Posted Jan 4, 2016 by Martin Armstrong
What a start to the New Year! Talk around the street voiced a few reasons for today’s stock market declines from geopolitical tensions between Saudi Arabia and Iran to additional dealing costs associated to playing the markets. Discussions are apparently underway across the globe to address market orders, the way in which orders are placed, the magnitude of such orders and the frequency. This, of course, will increase the volatility of prices (as market-makers withdraw) whilst at the same time lead exchanges to increasing margin requirement’s.
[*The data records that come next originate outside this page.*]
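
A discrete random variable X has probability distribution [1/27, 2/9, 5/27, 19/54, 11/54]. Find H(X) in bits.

H(X) = -Σ p(x) log₂ p(x)
  -1/27 × log₂(1/27) = 0.1761
  -2/9 × log₂(2/9) = 0.4822
  -5/27 × log₂(5/27) = 0.4505
  -19/54 × log₂(19/54) = 0.5302
  -11/54 × log₂(11/54) = 0.4676
H(X) = 2.1067 bits


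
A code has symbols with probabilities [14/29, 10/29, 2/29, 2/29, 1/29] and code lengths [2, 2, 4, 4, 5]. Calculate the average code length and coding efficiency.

Average length L = Σ p_i × l_i = 2.3793 bits
Entropy H = 1.7365 bits
Efficiency η = H/L × 100% = 72.98%


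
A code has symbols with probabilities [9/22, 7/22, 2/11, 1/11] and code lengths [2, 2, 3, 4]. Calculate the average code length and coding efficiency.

Average length L = Σ p_i × l_i = 2.3636 bits
Entropy H = 1.8148 bits
Efficiency η = H/L × 100% = 76.78%


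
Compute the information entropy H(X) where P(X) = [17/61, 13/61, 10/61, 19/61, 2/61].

H(X) = -Σ p(x) log₂ p(x)
  -17/61 × log₂(17/61) = 0.5137
  -13/61 × log₂(13/61) = 0.4753
  -10/61 × log₂(10/61) = 0.4277
  -19/61 × log₂(19/61) = 0.5242
  -2/61 × log₂(2/61) = 0.1617
H(X) = 2.1025 bits


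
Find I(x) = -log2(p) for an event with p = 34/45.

Information content I(x) = -log₂(p(x))
I = -log₂(34/45) = -log₂(0.7556)
I = 0.4044 bits


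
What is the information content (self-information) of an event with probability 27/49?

Information content I(x) = -log₂(p(x))
I = -log₂(27/49) = -log₂(0.5510)
I = 0.8598 bits


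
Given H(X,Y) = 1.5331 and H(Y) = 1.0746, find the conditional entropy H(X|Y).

Chain rule: H(X,Y) = H(X|Y) + H(Y)
H(X|Y) = H(X,Y) - H(Y) = 1.5331 - 1.0746 = 0.4585 bits


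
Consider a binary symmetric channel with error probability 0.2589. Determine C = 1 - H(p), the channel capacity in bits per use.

For BSC with error probability p:
C = 1 - H(p) where H(p) is binary entropy
H(0.2589) = -0.2589 × log₂(0.2589) - 0.7411 × log₂(0.7411)
H(p) = 0.8251
C = 1 - 0.8251 = 0.1749 bits/use


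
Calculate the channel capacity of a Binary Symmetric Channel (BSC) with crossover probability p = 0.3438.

For BSC with error probability p:
C = 1 - H(p) where H(p) is binary entropy
H(0.3438) = -0.3438 × log₂(0.3438) - 0.6562 × log₂(0.6562)
H(p) = 0.9284
C = 1 - 0.9284 = 0.0716 bits/use


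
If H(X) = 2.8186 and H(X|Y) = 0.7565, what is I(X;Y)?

I(X;Y) = H(X) - H(X|Y)
I(X;Y) = 2.8186 - 0.7565 = 2.0621 bits


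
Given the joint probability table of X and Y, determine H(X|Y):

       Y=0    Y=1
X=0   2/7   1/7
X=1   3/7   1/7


H(X|Y) = Σ_y p(y) H(X|Y=y)
  p(Y=0) = 5/7, H(X|Y=0) = 0.9710
  p(Y=1) = 2/7, H(X|Y=1) = 1.0000
H(X|Y) = 0.7143×0.9710 + 0.2857×1.0000 = 0.9793 bits


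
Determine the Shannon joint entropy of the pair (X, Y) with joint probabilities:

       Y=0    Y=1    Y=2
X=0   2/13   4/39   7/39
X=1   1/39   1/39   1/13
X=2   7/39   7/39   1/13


H(X,Y) = -Σ p(x,y) log₂ p(x,y)
  p(0,0)=2/13: -0.1538 × log₂(0.1538) = 0.4155
  p(0,1)=4/39: -0.1026 × log₂(0.1026) = 0.3370
  p(0,2)=7/39: -0.1795 × log₂(0.1795) = 0.4448
  p(1,0)=1/39: -0.0256 × log₂(0.0256) = 0.1355
  p(1,1)=1/39: -0.0256 × log₂(0.0256) = 0.1355
  p(1,2)=1/13: -0.0769 × log₂(0.0769) = 0.2846
  p(2,0)=7/39: -0.1795 × log₂(0.1795) = 0.4448
  p(2,1)=7/39: -0.1795 × log₂(0.1795) = 0.4448
  p(2,2)=1/13: -0.0769 × log₂(0.0769) = 0.2846
H(X,Y) = 2.9271 bits


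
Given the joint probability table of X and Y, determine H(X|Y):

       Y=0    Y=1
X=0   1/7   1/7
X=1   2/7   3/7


H(X|Y) = Σ_y p(y) H(X|Y=y)
  p(Y=0) = 3/7, H(X|Y=0) = 0.9183
  p(Y=1) = 4/7, H(X|Y=1) = 0.8113
H(X|Y) = 0.4286×0.9183 + 0.5714×0.8113 = 0.8571 bits


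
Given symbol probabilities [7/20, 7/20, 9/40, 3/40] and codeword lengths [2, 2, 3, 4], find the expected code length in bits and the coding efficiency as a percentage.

Average length L = Σ p_i × l_i = 2.3750 bits
Entropy H = 1.8247 bits
Efficiency η = H/L × 100% = 76.83%


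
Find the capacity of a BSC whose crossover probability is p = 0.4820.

For BSC with error probability p:
C = 1 - H(p) where H(p) is binary entropy
H(0.4820) = -0.4820 × log₂(0.4820) - 0.5180 × log₂(0.5180)
H(p) = 0.9991
C = 1 - 0.9991 = 0.0009 bits/use


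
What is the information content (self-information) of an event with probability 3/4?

Information content I(x) = -log₂(p(x))
I = -log₂(3/4) = -log₂(0.7500)
I = 0.4150 bits


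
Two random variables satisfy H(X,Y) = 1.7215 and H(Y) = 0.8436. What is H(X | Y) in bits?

Chain rule: H(X,Y) = H(X|Y) + H(Y)
H(X|Y) = H(X,Y) - H(Y) = 1.7215 - 0.8436 = 0.8779 bits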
Chinese equities lost all bids with two exchange forced closes earlier today. The initial 5% forced the first close only to be closed the second time after the Index fell 7% – this time for the remainder of the day. The Nikkei opened the year over 1% lower and continued the selling throughout the rest of the day to close down 3% at 18,450. The futures have continued that decline and are currently trading around 18,150.
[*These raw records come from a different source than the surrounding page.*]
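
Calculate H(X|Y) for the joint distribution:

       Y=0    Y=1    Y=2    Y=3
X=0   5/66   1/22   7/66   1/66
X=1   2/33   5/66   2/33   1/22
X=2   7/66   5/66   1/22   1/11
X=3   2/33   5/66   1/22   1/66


H(X|Y) = Σ_y p(y) H(X|Y=y)
  p(Y=0) = 10/33, H(X|Y=0) = 1.9589
  p(Y=1) = 3/11, H(X|Y=1) = 1.9708
  p(Y=2) = 17/66, H(X|Y=2) = 1.9015
  p(Y=3) = 1/6, H(X|Y=3) = 1.6172
H(X|Y) = 0.3030×1.9589 + 0.2727×1.9708 + 0.2576×1.9015 + 0.1667×1.6172 = 1.8904 bits


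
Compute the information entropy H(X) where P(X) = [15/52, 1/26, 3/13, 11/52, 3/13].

H(X) = -Σ p(x) log₂ p(x)
  -15/52 × log₂(15/52) = 0.5174
  -1/26 × log₂(1/26) = 0.1808
  -3/13 × log₂(3/13) = 0.4882
  -11/52 × log₂(11/52) = 0.4741
  -3/13 × log₂(3/13) = 0.4882
H(X) = 2.1486 bits


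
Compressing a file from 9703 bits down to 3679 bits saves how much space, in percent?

Space savings = (1 - Compressed/Original) × 100%
= (1 - 3679/9703) × 100%
= 62.08%


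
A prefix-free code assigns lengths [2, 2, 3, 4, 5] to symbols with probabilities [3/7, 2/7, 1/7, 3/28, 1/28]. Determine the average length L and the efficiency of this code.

Average length L = Σ p_i × l_i = 2.4643 bits
Entropy H = 1.9583 bits
Efficiency η = H/L × 100% = 79.47%


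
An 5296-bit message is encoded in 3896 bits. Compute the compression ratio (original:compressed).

Compression ratio = Original / Compressed
= 5296 / 3896 = 1.36:1


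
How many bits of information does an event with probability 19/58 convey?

Information content I(x) = -log₂(p(x))
I = -log₂(19/58) = -log₂(0.3276)
I = 1.6101 bits


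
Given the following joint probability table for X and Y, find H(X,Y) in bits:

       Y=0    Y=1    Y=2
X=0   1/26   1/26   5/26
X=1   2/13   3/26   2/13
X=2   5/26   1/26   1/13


H(X,Y) = -Σ p(x,y) log₂ p(x,y)
  p(0,0)=1/26: -0.0385 × log₂(0.0385) = 0.1808
  p(0,1)=1/26: -0.0385 × log₂(0.0385) = 0.1808
  p(0,2)=5/26: -0.1923 × log₂(0.1923) = 0.4574
  p(1,0)=2/13: -0.1538 × log₂(0.1538) = 0.4155
  p(1,1)=3/26: -0.1154 × log₂(0.1154) = 0.3595
  p(1,2)=2/13: -0.1538 × log₂(0.1538) = 0.4155
  p(2,0)=5/26: -0.1923 × log₂(0.1923) = 0.4574
  p(2,1)=1/26: -0.0385 × log₂(0.0385) = 0.1808
  p(2,2)=1/13: -0.0769 × log₂(0.0769) = 0.2846
H(X,Y) = 2.9322 bits


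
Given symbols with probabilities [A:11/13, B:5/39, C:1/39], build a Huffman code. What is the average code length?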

Europe opened weakly and remained so for the balance of the day. DAX closed -4.3%, FTSE -2.4%, and CAC -2.5%. In the U.S., we saw initial weakness across the board but all recovered in the final 30 minutes of trading.
The DOW, S&P, and NASDAQ all recovered to close at their days highs. All markets closed lower but a huge improvement in the final twenty minutes from their lows. DOW -2.1%; S&P -1.5%, and NASDAQ -2.1%.
Both gold and the bond markets saw the flight to quality bid with gold jumping $15 while bonds rallied 4BP across the curve. The spread between U.S./Germany closed around 166bp with U.S. 10s yielding 2.235 whilst German 10s closed 0.57%. This year, we should also follow the peripheral European bond market, so for point of fact we shall include 10yr Italy also; so tonight the BTP closed at 1.55%.
The U.S. dollar saw the bulk of the in-flow with the DXY (USD Index) closing up 0.25% at 98.95. The Turkish Lira was one of the EM currencies that suffered (amidst the market turmoil) closing down on the day almost 1.6% against the USD. GBP and Euro also lost ground but only a marginal 0.25%. A couple of other currencies to mention would be the BRL that lost 2% and the Polish Zloty that lost 1.2%.